Al respecto, Pontigo describe la vulneración de este sistema defensivo: "El macrófago está diseñado para capturar microorganismos y destruirlos, dirigiéndolos hacia compartimentos que se acidifican y se fusionan con lisosomas para eliminarlos. P. salmonis interfiere en esta maquinaria, incluyendo la acidificación, y así favorece su supervivencia intracelular. Nos interesa entender cómo consigue modificar a una célula que debería destruirla y transformar ese ambiente en uno donde puede sobrevivir".
Para desentrañar este comportamiento, el equipo centró su atención en la mitocondria, descubriendo que actúa como un sensor crítico de estrés metabólico y como un modulador directo de la inflamación a través del inflamasoma, una maquinaria molecular que define si la célula controla el patógeno o entra en una muerte desregulada.
"Las mitocondrias no solamente producen energía, sino que actúan como señalización de estrés", destaca el académico. "Estas señales podrían conectarse con la activación de un mecanismo inflamatorio que se llama inflamasoma, una maquinaria molecular que funciona como una especie de sistema de alarma intracelular. Esto puede favorecer la inflamación o conducir hacia una muerte celular, por lo que queremos determinar dónde está el equilibrio entre la infección y la respuesta mitocondrial dentro del macrófago".
Coinfecciones y la proyección hacia una firma protectora
Comprender estos mecanismos a nivel celular es indispensable para proyectar soluciones en terreno, donde los salmones se enfrentan a múltiples patógenos y factores estresantes de forma simultánea. Las coinfecciones entre virus, bacterias y parásitos en las jaulas marinas pueden reprogramar la susceptibilidad inmunológica del pez frente a una segunda amenaza.
El investigador profundiza en esta complejidad sistémica: "En condiciones productivas el salmón no necesariamente enfrenta a un solo patógeno de forma aislada; puede estar sometido a estrés ambiental y a distintos patógenos. Una primera infección podría modificar el estado del macrófago y condicionar la manera en que responda frente a un segundo patógeno, lo que nos permite pasar de estudiar una enfermedad aislada a comprender un sistema multisistémico".
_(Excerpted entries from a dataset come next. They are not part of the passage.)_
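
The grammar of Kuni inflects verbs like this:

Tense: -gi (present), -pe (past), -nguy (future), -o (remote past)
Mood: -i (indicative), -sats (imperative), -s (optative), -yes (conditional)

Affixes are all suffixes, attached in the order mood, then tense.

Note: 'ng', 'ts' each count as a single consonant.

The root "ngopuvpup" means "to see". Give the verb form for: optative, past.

Attach mood optative -s → ngopuvpups.
Attach tense past -pe → ngopuvpupspe.

ngopuvpupspe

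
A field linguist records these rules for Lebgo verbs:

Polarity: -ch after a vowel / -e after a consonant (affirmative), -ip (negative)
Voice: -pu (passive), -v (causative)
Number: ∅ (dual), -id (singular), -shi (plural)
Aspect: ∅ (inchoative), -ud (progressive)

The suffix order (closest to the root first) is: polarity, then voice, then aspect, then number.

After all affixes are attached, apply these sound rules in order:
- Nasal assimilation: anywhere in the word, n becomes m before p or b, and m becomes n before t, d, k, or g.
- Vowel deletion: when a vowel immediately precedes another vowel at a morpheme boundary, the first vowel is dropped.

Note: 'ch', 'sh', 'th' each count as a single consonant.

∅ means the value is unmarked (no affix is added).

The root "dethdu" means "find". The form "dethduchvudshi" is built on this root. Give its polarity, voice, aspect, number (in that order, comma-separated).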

El objetivo final de esta línea, nacida bajo un Fondecyt de Iniciación y en proceso de postulación a financiamiento Fondecyt Regular, es establecer una "firma celular y molecular protectora" que sirva como estándar para evaluar vacunas comerciales, experimentales, autógenas y dietas funcionales. Pontigo concluye que el desafío es "asociarnos a empresas interesadas para corroborar vacunas, alimentos y estrategias preventivas mediante estos biomarcadores, pasando de observar la enfermedad cuando ya ocurrió a anticiparnos con herramientas precisas".